Refinancing your mortgage involves the payment of your current mortgage and its replacement with a new mortgage. This new mortgage may be for a larger amount than your current mortgage, generating immediate cash at a low interest rate. Additionally, you may refinance your mortgage for the same amount as your current mortgage but for a lower interest rate. Your new mortgage can come from the lender for your original mortgage or from a new lender.
People choose to refinance for a wide variety of reasons. People often refinance to take advantage of lower interest rates, to move from a variable to a fixed rate mortgage, to combine several mortgages, to consolidate other debt or to finance renovations, education or investments.

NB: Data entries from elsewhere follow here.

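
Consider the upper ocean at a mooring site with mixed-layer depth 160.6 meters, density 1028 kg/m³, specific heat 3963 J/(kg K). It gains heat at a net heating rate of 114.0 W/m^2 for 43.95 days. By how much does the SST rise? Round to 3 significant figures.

0.662 K

Areal heat capacity C = ρ c_p D = 1028 × 3963 × 160.6 = 6.54×10^8 J m⁻² K⁻¹.
Net heat input Q = F Δt = 114.0 × (43.95 days × 86400 s/day) = 4.33×10^8 J/m².
ΔT = Q / C = 4.33×10^8 / 6.54×10^8 = 0.662 K.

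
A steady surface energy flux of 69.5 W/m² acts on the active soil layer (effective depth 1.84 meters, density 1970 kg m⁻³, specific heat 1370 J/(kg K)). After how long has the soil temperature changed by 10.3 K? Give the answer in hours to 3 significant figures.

204 hours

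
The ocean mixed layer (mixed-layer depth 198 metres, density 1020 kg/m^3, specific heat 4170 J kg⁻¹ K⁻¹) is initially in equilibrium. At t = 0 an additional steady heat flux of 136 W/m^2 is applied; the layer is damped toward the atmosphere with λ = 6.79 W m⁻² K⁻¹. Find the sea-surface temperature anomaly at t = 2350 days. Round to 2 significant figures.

16 K

Areal heat capacity C = ρ c_p D = 1020 × 4170 × 198 = 8.42×10^8 J/(m²·K).
τ = C / λ = 8.42×10^8 / 6.79 = 1.24×10^8 s.
Equilibrium anomaly ΔT_eq = F / λ = 136 / 6.79 = 20.0 K.
t = 2350 days = 2.03×10^8 s, so t/τ = 1.64.
ΔT(t) = ΔT_eq (1 − e^(−t/τ)) = 20.0 × (1 − e^−1.64) = 16.1 K.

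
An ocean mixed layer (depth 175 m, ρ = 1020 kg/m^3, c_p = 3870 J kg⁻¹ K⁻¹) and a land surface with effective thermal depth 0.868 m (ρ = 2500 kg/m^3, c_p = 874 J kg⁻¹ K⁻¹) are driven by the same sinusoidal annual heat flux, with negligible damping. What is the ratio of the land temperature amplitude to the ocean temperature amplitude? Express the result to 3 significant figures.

364

C_ocean = 1020 × 3870 × 175 = 6.91×10^8 J/(m²·K).
C_land = 2500 × 874 × 0.868 = 1.90×10^6 J/(m²·K).
Undamped amplitude ∝ 1/C, so A_land/A_ocean = C_ocean/C_land = 364.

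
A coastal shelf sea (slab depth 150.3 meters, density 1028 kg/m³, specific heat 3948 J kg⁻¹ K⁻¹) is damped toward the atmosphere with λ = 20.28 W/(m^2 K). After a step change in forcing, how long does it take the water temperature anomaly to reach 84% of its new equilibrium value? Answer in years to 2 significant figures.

Areal heat capacity C = ρ c_p D = 1028 × 3948 × 150.3 = 6.10×10^8 J/(m^2 K).
τ = C / λ = 6.10×10^8 / 20.28 = 3.01×10^7 s.
Fraction reached: 1 − e^(−t/τ) = 0.84 ⇒ t = −τ ln(1 − 0.84) = τ × 1.83.
t = 5.51×10^7 s = 1.75 years.

1.7 years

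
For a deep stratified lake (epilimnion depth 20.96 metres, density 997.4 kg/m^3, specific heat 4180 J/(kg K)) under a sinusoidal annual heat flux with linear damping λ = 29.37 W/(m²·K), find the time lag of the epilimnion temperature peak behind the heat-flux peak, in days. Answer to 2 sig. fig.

31 days

Areal heat capacity C = ρ c_p D = 997.4 × 4180 × 20.96 = 8.74×10^7 J/(m^2 K).
ω = 2π / 3.15×10^7 s = 1.99×10^-7 s⁻¹.
Phase lag φ = arctan(Cω/λ) = arctan(17.4/29.37) = 0.535 rad.
Time lag = φ / ω = 0.535 / 1.99×10^-7 = 2.69×10^6 s = 31.1 days.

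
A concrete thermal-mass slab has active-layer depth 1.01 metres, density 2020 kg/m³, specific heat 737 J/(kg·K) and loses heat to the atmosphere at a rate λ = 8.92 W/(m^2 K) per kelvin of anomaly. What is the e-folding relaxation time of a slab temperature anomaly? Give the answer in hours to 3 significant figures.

46.8 hours

Areal heat capacity C = ρ c_p D = 2020 × 737 × 1.01 = 1.50×10^6 J m⁻² K⁻¹.
Relaxation time τ = C / λ = 1.50×10^6 / 8.92 = 1.69×10^5 s.
In hours: 1.69×10^5 s / (3600 s/hour) = 46.8 hours.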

If you've noticed that mortgage interest rates appear to be substantially lower than they were when you received your original fixed rate mortgage, you can take advantage of these lower rates with a new mortgage. Similarly, if the variable rates on your mortgage are high or if you are uncomfortable with the uncertainty of a variable rate mortgage, refinancing to a fixed rate mortgage can save you money and provide increased security. In the same vein, combining two mortgages can make managing your money more simple and may even reduce your rates.
In addition to improving the terms on your current mortgage, a refinanced mortgage can help you consolidate other, unsecured debt such as credit card debt. As unsecured debt tends to have substantially higher rates than a secured debt like a mortgage, consolidating your debt can make the process of paying of your consumer debt quickly a much easier process.
Finally, you can refinance your mortgage to cover a larger portion of your home's worth in order to finance your children's education, buy property investments or to finance renovations on your home. This can be a particularly good option if you have built up substantial equity in your home.
Am I Eligible to Refinance?
There are two major factors that affect your ability to refinance: the current worth of your home and your credit score. If your home has declined in value since you bought it, it is highly unlikely that you will be able to refinance. Not to mention, most of the benefits of refinancing come from using your home's increased equity. As with any other loan, poor credit can adversely affect your mortgage's rates and even your ability to refinance. If your credit score has decreased since your original mortgage, you may encounter difficulties.
What's the Next Step?
If you're interested in refinancing your home, you'll want to compare rates between lenders to decide which one will provide the best refinance option for you. You may want to begin by getting refinance information from your current lender, as they are already familiar with the details of your mortgage. Using their quoted rate as your base line, you can then compare rates from other lenders.